Singgung Kasus Harun Masiku
Sementara itu, Kepala Badan Komunikasi Strategis DPP Partai Demokrat Herzaky Mahendra Putra menegaskan peningkatan suara Demokrat pada 2009 karena masyarakat merasakan manfaat pemerintahan SBY.
"Rakyat miskin semakin sedikit. Pengangguran semakin sedikit. Gaji PNS termasuk guru dan TNI Polri hampir tiap tahun meningkat. Daya beli masyarakat tinggi. Pendapatan per kapita meningkat drastis. Dan, keuangan negara stabil. Bahkan utang minim. Pembangunan infrastruktur juga berjalan dengan baik," kata Herzaky.
"Hubungan antarumat beragama dan antarsuku bangsa juga sangat baik dan rukun. Tidak ada polarisasi antaranak bangsa. Oposisi, masyarakat sipil, dan mahasiswa bebas mengkritik tanpa takut diintimidasi, apalagi dikriminalisasi. Ya makanya wajar saja, suara Demokrat tahun 2009 meningkat drastis," tambahnya.
Terkait DPT pada 2009 yang disebut dimanipulasi, Herzaky dengan tegas menepis isu tersebut. Dia pun menyinggung soal kasus suap yang menjerat salah satu petinggi PDI Perjuangan yakni Harun Masiku.
"Lagi pula, publik kan tahu kalau di pemilu 2019 lalu, ada komisioner KPU yang ditangkap karena kasus suap. Kan, salah satu pelakunya kader partainya Bang Hasto, Harun Masiku, yang sudah buron 1000 hari lebih. Tidak ada cerita seperti itu di Pemilu 2009," tegas Herzaky.
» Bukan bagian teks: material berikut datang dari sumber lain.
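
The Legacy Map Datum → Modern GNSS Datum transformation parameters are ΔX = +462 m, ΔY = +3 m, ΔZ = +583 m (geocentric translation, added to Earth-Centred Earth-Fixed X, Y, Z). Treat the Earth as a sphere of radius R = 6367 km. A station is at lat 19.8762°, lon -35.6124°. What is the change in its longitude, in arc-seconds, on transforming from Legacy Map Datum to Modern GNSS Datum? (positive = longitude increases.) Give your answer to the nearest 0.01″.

Δλ = 9.35″

sin φ = 0.339989, cos φ = 0.940429, sin λ = -0.582299, cos λ = 0.812975.
East component: ΔE = −sin λ·ΔX + cos λ·ΔY = −(-0.582299)(462) + (0.812975)(3) = 271.46 m.
1° of latitude spans πR/180 = 111125 m; at latitude φ, 1° of longitude spans that × cos φ = 104505.3 m, so Δλ = 271.46 / 104505.3 × 3600 = 9.351″.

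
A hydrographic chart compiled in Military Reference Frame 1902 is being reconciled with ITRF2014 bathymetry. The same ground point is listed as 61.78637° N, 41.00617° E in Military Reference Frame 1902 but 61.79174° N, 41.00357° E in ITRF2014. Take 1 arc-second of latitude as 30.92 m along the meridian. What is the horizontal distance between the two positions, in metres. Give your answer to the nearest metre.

613 m

Δφ = 61.79174° − 61.78637° = +0.00537°; Δλ = 41.00357° − 41.00617° = -0.00260°.
1° of latitude = 3600 × 30.92 = 111312 m.
ΔN = Δφ × 111312 = 597.7 m; ΔE = Δλ × 111312 × cos(61.78637°) = -0.00260 × 111312 × 0.472760 = -136.8 m.
Distance = √(ΔE² + ΔN²) = √((-136.8)² + 597.7²) = 613.2 m.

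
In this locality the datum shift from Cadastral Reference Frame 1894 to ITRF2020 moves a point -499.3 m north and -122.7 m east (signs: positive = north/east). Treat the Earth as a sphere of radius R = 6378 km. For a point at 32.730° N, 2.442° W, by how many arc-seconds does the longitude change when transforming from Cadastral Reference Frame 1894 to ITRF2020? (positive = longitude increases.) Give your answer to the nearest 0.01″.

Δλ = -4.72″

At latitude 32.730°, cos φ = 0.841228.
One radian of longitude at latitude φ spans R cos φ, so Δλ = ΔE / (R cos φ) = -122.7 / (6378000 × 0.841228) = -2.2869e-05 rad = -4.717″.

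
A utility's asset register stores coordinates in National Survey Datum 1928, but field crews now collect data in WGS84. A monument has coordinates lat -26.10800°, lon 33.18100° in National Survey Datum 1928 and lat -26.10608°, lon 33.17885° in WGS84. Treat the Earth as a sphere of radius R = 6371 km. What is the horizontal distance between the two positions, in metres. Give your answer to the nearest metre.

303 m

Δφ = -26.10608° − -26.10800° = +0.00192°; Δλ = 33.17885° − 33.18100° = -0.00215°.
1° along a meridian = πR/180 = 111195 m.
ΔN = Δφ × 111195 = 213.5 m; ΔE = Δλ × 111195 × cos(-26.10800°) = -0.00215 × 111195 × 0.897966 = -214.7 m.
Distance = √(ΔE² + ΔN²) = √((-214.7)² + 213.5²) = 302.8 m.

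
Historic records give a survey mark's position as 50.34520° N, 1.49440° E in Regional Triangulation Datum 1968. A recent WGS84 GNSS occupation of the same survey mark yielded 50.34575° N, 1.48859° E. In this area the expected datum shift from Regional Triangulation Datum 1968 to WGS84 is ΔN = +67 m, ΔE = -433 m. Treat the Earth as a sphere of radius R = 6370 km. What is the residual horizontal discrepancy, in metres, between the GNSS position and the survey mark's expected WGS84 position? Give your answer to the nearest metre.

Observed coordinate differences: Δφ = +0.00055°, Δλ = -0.00581°.
Converting to metres (1° lat = 111177 m, cos φ = 0.638161): observed ΔN = 61.1 m, observed ΔE = -412.2 m.
Subtracting the expected shift leaves a residual of 61.1 − (67) = -5.9 m north and -412.2 − (-433) = 20.8 m east.
Residual distance = √((-5.9)² + 20.8²) = 21.6 m.

22 m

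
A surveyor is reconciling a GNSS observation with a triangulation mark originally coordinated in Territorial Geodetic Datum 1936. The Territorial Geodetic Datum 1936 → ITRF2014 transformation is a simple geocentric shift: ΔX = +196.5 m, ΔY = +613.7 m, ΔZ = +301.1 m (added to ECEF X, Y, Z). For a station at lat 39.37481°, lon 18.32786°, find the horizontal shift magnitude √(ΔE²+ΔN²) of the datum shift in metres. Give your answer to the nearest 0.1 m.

520.8 m

At φ = 39.37481°, λ = 18.32786°: sin φ = 0.634391, cos φ = 0.773013, sin λ = 0.314454, cos λ = 0.949273.
ΔE = −sin λ·ΔX + cos λ·ΔY = −(0.314454)·(196.5) + (0.949273)·(613.7) = 520.78 m.
ΔN = −sin φ cos λ·ΔX − sin φ sin λ·ΔY + cos φ·ΔZ = −(0.634391)(0.949273)(196.5) − (0.634391)(0.314454)(613.7) + (0.773013)(301.1) = -8.01 m.
Horizontal magnitude = √(ΔE² + ΔN²) = √(520.78² + (-8.01)²) = 520.84 m.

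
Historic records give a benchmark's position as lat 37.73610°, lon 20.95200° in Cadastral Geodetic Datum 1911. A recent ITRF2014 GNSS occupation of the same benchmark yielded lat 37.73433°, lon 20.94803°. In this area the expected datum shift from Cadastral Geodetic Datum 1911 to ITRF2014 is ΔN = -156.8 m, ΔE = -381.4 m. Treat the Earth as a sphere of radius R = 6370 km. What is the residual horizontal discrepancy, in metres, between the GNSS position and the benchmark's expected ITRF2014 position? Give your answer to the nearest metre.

Observed coordinate differences: Δφ = -0.00177°, Δλ = -0.00397°.
Converting to metres (1° lat = 111177 m, cos φ = 0.790838): observed ΔN = -196.8 m, observed ΔE = -349.1 m.
Subtracting the expected shift leaves a residual of -196.8 − (-156.8) = -40.0 m north and -349.1 − (-381.4) = 32.3 m east.
Residual distance = √((-40.0)² + 32.3²) = 51.4 m.

51 m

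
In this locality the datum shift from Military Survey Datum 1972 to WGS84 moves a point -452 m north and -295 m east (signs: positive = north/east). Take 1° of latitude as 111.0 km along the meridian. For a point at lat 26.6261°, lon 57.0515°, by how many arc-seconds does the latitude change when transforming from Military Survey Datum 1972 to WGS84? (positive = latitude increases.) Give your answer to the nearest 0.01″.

1° of latitude = 111.0 km, so Δφ = -452.0 / 111000 = -0.0040721° = -14.659″.

Δφ = -14.66″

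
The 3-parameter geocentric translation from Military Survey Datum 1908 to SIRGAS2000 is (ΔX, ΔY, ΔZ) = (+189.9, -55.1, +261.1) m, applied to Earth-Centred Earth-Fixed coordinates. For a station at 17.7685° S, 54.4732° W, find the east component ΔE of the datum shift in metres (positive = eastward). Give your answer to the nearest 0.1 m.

ΔE = 122.5 m

At φ = -17.7685°, λ = -54.4732°: sin φ = -0.305172, cos φ = 0.952297, sin λ = -0.813844, cos λ = 0.581084.
ΔE = −sin λ·ΔX + cos λ·ΔY = −(-0.813844)·(189.9) + (0.581084)·(-55.1) = 122.53 m.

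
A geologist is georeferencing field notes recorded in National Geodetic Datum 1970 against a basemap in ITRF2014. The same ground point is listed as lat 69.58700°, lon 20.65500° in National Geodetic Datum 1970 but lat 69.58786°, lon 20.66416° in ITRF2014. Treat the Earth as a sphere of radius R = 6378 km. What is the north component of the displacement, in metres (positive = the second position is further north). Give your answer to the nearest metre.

ΔN = 96 m

Δφ = 69.58786° − 69.58700° = +0.00086°; Δλ = 20.66416° − 20.65500° = +0.00916°.
1° along a meridian = πR/180 = 111317 m.
ΔN = Δφ × 111317 = 95.7 m; ΔE = Δλ × 111317 × cos(69.58700°) = +0.00916 × 111317 × 0.348785 = 355.6 m.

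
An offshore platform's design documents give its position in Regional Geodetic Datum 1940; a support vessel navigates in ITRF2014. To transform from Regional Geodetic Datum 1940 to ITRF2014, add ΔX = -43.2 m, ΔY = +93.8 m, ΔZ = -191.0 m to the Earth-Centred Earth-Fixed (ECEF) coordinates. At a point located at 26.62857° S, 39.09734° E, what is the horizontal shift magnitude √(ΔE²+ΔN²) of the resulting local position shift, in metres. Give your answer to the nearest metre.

188 m

At φ = -26.62857°, λ = 39.09734°: sin φ = -0.448205, cos φ = 0.893931, sin λ = 0.630640, cos λ = 0.776076.
ΔE = −sin λ·ΔX + cos λ·ΔY = −(0.630640)·(-43.2) + (0.776076)·(93.8) = 100.04 m.
ΔN = −sin φ cos λ·ΔX − sin φ sin λ·ΔY + cos φ·ΔZ = −(-0.448205)(0.776076)(-43.2) − (-0.448205)(0.630640)(93.8) + (0.893931)(-191.0) = -159.25 m.
Horizontal magnitude = √(ΔE² + ΔN²) = √(100.04² + (-159.25)²) = 188.07 m.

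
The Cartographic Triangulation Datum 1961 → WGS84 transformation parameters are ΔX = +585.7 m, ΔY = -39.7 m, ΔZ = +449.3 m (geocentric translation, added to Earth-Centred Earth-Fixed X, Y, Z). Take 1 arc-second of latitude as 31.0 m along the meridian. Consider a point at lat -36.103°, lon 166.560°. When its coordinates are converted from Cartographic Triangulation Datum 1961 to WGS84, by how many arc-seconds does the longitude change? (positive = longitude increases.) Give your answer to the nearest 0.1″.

Δλ = -3.9″

sin φ = -0.589239, cos φ = 0.807959, sin λ = 0.232427, cos λ = -0.972614.
East component: ΔE = −sin λ·ΔX + cos λ·ΔY = −(0.232427)(585.7) + (-0.972614)(-39.7) = -97.52 m.
1° of latitude spans 3600 × 31.00 = 111600 m; at latitude φ, 1° of longitude spans that × cos φ = 90168.2 m, so Δλ = -97.52 / 90168.2 × 3600 = -3.894″.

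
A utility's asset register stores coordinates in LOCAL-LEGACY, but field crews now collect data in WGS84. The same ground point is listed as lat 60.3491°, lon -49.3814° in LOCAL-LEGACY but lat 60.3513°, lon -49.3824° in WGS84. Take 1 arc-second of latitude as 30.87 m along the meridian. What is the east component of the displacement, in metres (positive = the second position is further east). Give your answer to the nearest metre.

Δφ = 60.3513° − 60.3491° = +0.0022°; Δλ = -49.3824° − -49.3814° = -0.0010°.
1° of latitude = 3600 × 30.87 = 111132 m.
ΔN = Δφ × 111132 = 244.5 m; ΔE = Δλ × 111132 × cos(60.3491°) = -0.0010 × 111132 × 0.494714 = -55.0 m.

ΔE = -55 m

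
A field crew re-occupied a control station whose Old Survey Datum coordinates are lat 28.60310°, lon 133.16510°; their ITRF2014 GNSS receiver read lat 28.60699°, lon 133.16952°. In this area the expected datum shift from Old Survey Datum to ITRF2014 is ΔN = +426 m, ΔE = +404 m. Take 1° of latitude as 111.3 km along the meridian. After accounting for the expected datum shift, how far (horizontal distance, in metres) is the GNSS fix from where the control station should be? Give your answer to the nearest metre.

29 m

Observed coordinate differences: Δφ = +0.00389°, Δλ = +0.00442°.
Converting to metres (1° lat = 111300 m, cos φ = 0.877957): observed ΔN = 433.0 m, observed ΔE = 431.9 m.
Subtracting the expected shift leaves a residual of 433.0 − (426) = 7.0 m north and 431.9 − (404) = 27.9 m east.
Residual distance = √(7.0² + 27.9²) = 28.8 m.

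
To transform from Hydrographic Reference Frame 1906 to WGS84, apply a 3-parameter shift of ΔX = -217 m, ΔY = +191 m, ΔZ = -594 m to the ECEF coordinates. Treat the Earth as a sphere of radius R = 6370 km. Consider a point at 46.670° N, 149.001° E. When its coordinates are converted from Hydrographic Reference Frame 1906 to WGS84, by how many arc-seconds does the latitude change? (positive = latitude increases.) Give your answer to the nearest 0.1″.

Δφ = -19.9″

sin φ = 0.727414, cos φ = 0.686199, sin λ = 0.515023, cos λ = -0.857176.
North component: ΔN = −sin φ cos λ·ΔX − sin φ sin λ·ΔY + cos φ·ΔZ = −(0.727414)(-0.857176)(-217) − (0.727414)(0.515023)(191) + (0.686199)(-594) = -614.46 m.
1° of latitude spans πR/180 = 111177 m, so Δφ = -614.46 / 111177 × 3600 = -19.897″.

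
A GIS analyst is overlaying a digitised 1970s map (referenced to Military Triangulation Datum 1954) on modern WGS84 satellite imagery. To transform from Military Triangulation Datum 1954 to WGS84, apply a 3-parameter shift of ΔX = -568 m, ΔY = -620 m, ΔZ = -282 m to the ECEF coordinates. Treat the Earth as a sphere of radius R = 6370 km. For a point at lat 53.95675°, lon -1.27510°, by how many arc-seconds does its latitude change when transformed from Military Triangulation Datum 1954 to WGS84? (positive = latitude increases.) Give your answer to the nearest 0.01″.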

Dia pun menjelaskan perihal pidato SBY yang bermaksud hanya mengingatkan agar aspirasi rakyat janganlah dihalang-halangi. Rakyat menginginkan lebih dari dua pasangan calon yang berlaga di 2024.
"Namanya Bapak bangsa, wajar saja kalau beliau mengingatkan, agar para elite politik tidak berupaya mengamputasi harapan rakyat. Apalagi dengan cara-cara yang tidak demokratis dan menyalahgunakan kekuasaan," ucapnya.
"Tidak perlu terlalu reaktif. Apalagi mengumbar hoaks dan fitnah. Kecuali, kalau memang merasa skenario jahatnya ketahuan," imbuh Herzaky. (*)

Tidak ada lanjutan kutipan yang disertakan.